As the International Space Station celebrates 20 years of the first USA and Russian segment being united in space, imagine this scenario in a “Hollywood Script Synopsis”:
As political ties are severed after mutual embassy closings in Washington, DC and Moscow by the feuding USA and Russian Superpowers, 250 miles up in the International Space Station, two cosmonauts unholster their guns stowed under their spaceships and put four other astronauts under arrest in a takeover of the once internationally-partnered, space complex.
Too far-fetched? Let’s hope so.
But docked to the orbiting, $100 billion ISS are two Russian Soyuz TMA spacecrafts serving as crew ferries and lifeboats…and under the commander’s seat of each spaceship is a three-barreled gun!
Though more like a hunting gun than a hand gun, this same weapon is rumored to be aboard manned Chinese spaceflights in their Shenzhou spacecraft, which looks similar to the bulbous Russian Soyuz.
And it is something that NASA really doesn’t like to talk about.
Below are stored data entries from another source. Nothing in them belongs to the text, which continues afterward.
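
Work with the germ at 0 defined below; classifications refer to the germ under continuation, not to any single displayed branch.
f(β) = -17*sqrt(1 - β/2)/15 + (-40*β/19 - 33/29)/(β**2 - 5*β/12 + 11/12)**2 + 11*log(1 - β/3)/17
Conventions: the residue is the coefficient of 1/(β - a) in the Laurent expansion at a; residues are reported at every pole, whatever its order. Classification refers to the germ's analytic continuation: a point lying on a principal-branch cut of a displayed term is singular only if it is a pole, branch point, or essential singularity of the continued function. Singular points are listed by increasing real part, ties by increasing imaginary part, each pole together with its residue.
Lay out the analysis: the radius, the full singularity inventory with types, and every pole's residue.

Denominator factor (β**2 - 5*β/12 + 11/12)^2: discriminant -503/144, complex-conjugate roots (5/24) + ((1/24)*sqrt(503))*i and (5/24) - ((1/24)*sqrt(503))*i; poles of order 2, moduli (1/6)*sqrt(33) and (1/6)*sqrt(33).
Branch term (-17/15)*sqrt(1 - β/(2)): its argument vanishes at β = 2, a square-root branch point, modulus 2.
Branch term (11/17)*log(1 - β/(3)): its argument vanishes at β = 3, a logarithmic branch point, modulus 3.
The radius of convergence is the smallest modulus among the singular points: (1/6)*sqrt(33).
The branch terms are analytic at (5/24) - ((1/24)*sqrt(503))*i and contribute nothing to the residue; only the rational part matters.
The factor β**2 - 5*β/12 + 11/12 splits as (β - a)(β - a') with a = (5/24) - ((1/24)*sqrt(503))*i, a' = (5/24) + ((1/24)*sqrt(503))*i. At the order-2 pole a set g(β) = (β - a)^2*(rational part) = [-40*β/19 - 33/29] / (β - a')^2.
Order-2 pole: residue = g'(a); g'((5/24) - ((1/24)*sqrt(503))*i) = -((3002112/139407959)*sqrt(503))*i, so the residue is -((3002112/139407959)*sqrt(503))*i.
The branch terms are analytic at (5/24) + ((1/24)*sqrt(503))*i and contribute nothing to the residue; only the rational part matters.
The factor β**2 - 5*β/12 + 11/12 splits as (β - a)(β - a') with a = (5/24) + ((1/24)*sqrt(503))*i, a' = (5/24) - ((1/24)*sqrt(503))*i. At the order-2 pole a set g(β) = (β - a)^2*(rational part) = [-40*β/19 - 33/29] / (β - a')^2.
Order-2 pole: residue = g'(a); g'((5/24) + ((1/24)*sqrt(503))*i) = ((3002112/139407959)*sqrt(503))*i, so the residue is ((3002112/139407959)*sqrt(503))*i.
List the singular points by increasing real part (a conjugate pair: the negative imaginary part first).

Radius of convergence at 0: (1/6)*sqrt(33).
At (5/24) - ((1/24)*sqrt(503))*i: a pole of order 2; residue -((3002112/139407959)*sqrt(503))*i.
At (5/24) + ((1/24)*sqrt(503))*i: a pole of order 2; residue ((3002112/139407959)*sqrt(503))*i.
At 2: an algebraic (square-root) branch point.
At 3: a logarithmic branch point.


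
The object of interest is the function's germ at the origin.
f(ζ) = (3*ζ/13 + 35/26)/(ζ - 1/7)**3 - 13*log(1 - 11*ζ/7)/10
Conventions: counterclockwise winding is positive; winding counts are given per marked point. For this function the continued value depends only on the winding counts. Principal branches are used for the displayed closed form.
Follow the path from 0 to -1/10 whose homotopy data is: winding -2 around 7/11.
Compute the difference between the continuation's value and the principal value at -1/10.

Continued minus principal equals (26/5)*pi*i.

The rational part is single-valued and drops out of the difference; each branch term changes only by its own monodromy.
(-13/10)*log(1 - ζ/(7/11)): each positive loop around 7/11 adds 2*pi*i to the log, so winding -2 contributes (-13/10)*(-2)*2*pi*i = (26/5)*pi*i.
Summing the contributions at ζ = -1/10 gives (26/5)*pi*i.


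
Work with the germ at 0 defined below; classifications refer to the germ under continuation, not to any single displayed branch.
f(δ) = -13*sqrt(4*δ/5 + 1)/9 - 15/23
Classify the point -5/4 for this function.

The term (-13/9)*sqrt(1 - δ/(-5/4)) has argument 1 - -5/4/(-5/4) = 0 at -5/4: a square-root (algebraic, two-sheeted) branch point; the remaining terms are analytic or single-valued there.

The point is an algebraic (square-root) branch point.


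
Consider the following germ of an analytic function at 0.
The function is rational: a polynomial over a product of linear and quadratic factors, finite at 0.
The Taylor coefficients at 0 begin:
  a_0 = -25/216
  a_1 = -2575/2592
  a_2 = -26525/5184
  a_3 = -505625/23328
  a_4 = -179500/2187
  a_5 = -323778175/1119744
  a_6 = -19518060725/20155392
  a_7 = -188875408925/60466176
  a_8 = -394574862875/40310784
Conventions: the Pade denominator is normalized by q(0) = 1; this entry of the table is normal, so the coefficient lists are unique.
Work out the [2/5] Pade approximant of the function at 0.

The Pade approximant has numerator coefficients [-25/216, -741866125/3266212896, 285333125/9798638688]; denominator coefficients [1, -50058497/7560678, 561129431/45364068, -67212857/90728136, -3970287725/408276612, -228906875/68046102].


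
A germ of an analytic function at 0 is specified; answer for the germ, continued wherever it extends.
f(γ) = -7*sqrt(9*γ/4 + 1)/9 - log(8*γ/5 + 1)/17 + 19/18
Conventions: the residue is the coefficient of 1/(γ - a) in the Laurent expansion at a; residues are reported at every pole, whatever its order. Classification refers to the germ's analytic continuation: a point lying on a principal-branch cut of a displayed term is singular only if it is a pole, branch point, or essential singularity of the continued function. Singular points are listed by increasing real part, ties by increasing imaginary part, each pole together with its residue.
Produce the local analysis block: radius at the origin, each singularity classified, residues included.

Branch term (-7/9)*sqrt(1 - γ/(-4/9)): its argument vanishes at γ = -4/9, a square-root branch point, modulus 4/9.
Branch term (-1/17)*log(1 - γ/(-5/8)): its argument vanishes at γ = -5/8, a logarithmic branch point, modulus 5/8.
The radius of convergence is the smallest modulus among the singular points: 4/9.
List the singular points by increasing real part (a conjugate pair: the negative imaginary part first).

Radius of convergence at 0: 4/9.
At -5/8: a logarithmic branch point.
At -4/9: an algebraic (square-root) branch point.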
Our American astronauts carried survival knives in a survival kit aboard the one-man Mercury, two-man Gemini, 3-man Apollo and six-person Shuttle spacecraft, but there are no other weapons stowed aboard the ISS.
The secret of a weapon aboard the Soyuz manned spacecraft was kept until American astronauts began training for the six visits to space station Mir from 1995-1997. Our astronauts who were training for Mir missions were taken to the Black Sea and learned the techniques for a water splashdown the Soyuz. And they were surprised to stand toe-to-toe with cosmonauts mastering target practice with a gun aboard the Soyuz.
The TP-82, as it is called, is a strange, three-barrel gun with a plastic shoulder stock that is also a machete. One barrel is for flares, one for a .38-caliber bullet and the third one for shotgun shells. Of course a gun needs ammunition, and the TP-82 has 20 rounds of bullets and shells, and 30 flares. The Soviet arsenal can definitely do some damage if discharged in the confines of a space station!
When it learned the Soviet gun was standard survival equipment for the past 30 years of Soyuz flights, NASA at first protested wanting to know why a weapon was necessary on the Soyuz. The Russians told them it was for survival after landing, and refused to consider removing the gun.
The TP-82 was apparently added to the Soyuz after a 1965 errant landing that had the two cosmonauts fending off wolves in a snowstorm while rescue forces took two days to reach them. That was the mission of Voskhod 2 when Alexi Leonov performed the first spacewalk in history with another cosmonaut watching inside their spaceship.
The Russians have always landed their manned spacecraft in the central plains of the country. After a fiery re-entry, parachutes deploy to bring the spaceship to the ground where retrorockets fire at 8 feet to cushion the impact.
After 150 spaceflights over 40 years, only a dozen or so have had reentry problems throwing the Soyuz off course. In each case, local villagers were the first to see the spacemen, and rescue teams followed within a couple hours. Of course the dramatic and safe launch abort in October 2018 of the ISS-bound Soyuz with an American and Russian emphasized the need for survival training. Those two rocket men were rescued within minutes of the unexpected landing just 200 miles from the launch pad.
Early American spacecraft all landed in the Atlantic or Pacific oceans. The astronauts of Mercury, Gemini and Apollo all trained for ocean, desert and jungle survival, but the only weapon on board was a machete.
The Space Shuttle, which landed like a glider on a three-mile runway, had no guns, only small survival knifes. The astronauts are trained to bail out of the hatch if a launch mishap happens. But for the first two minutes of the solid rocket boosters burning on each side, there is no escape. The boosters must first separate before a ditch effort is tried in the ocean—something NASA has never had to do in the 135 Shuttle launches from 1981 to 2011.
The three surviving Orbiters of NASA’s Space Shuttle fleet were permanently mothballed in museums: Endeavour at Los Angeles Science Museum; Discovery at the Smithsonian in Washington, D.C.; and Atlantis at Florida’s Kennedy Space Center. Challenger was destroyed during launch in 1986; Columbia was lost during reentry in 2003.
It took 35 Space Shuttle missions and more than 250 space walks to construct the ISS, the size of seven nice mobile homes sprawled out over an area that would cover a football field. The complex arrays of gold, wing-like solar panels extend for another 300 feet out away from the “Station,” as NASA calls it.
Continuously occupied since November 1999, there have been more than 250 astronauts/cosmonauts inside the incredible Station.
The Space Station orbits Earth every 90 minutes, 17 times a day. The ISS is easy to see when passing over inhabited areas just before dawn or after sunset. Download an app on your Smartphone and you will see the ISS usually one week in the morning and one week in the evening every month. It will be the brightest “star,” moving like an airplane but without the blinking lights. And at 5 miles a second, you’ll see it move faster as it moves closer overhead, so don’t forget to wave!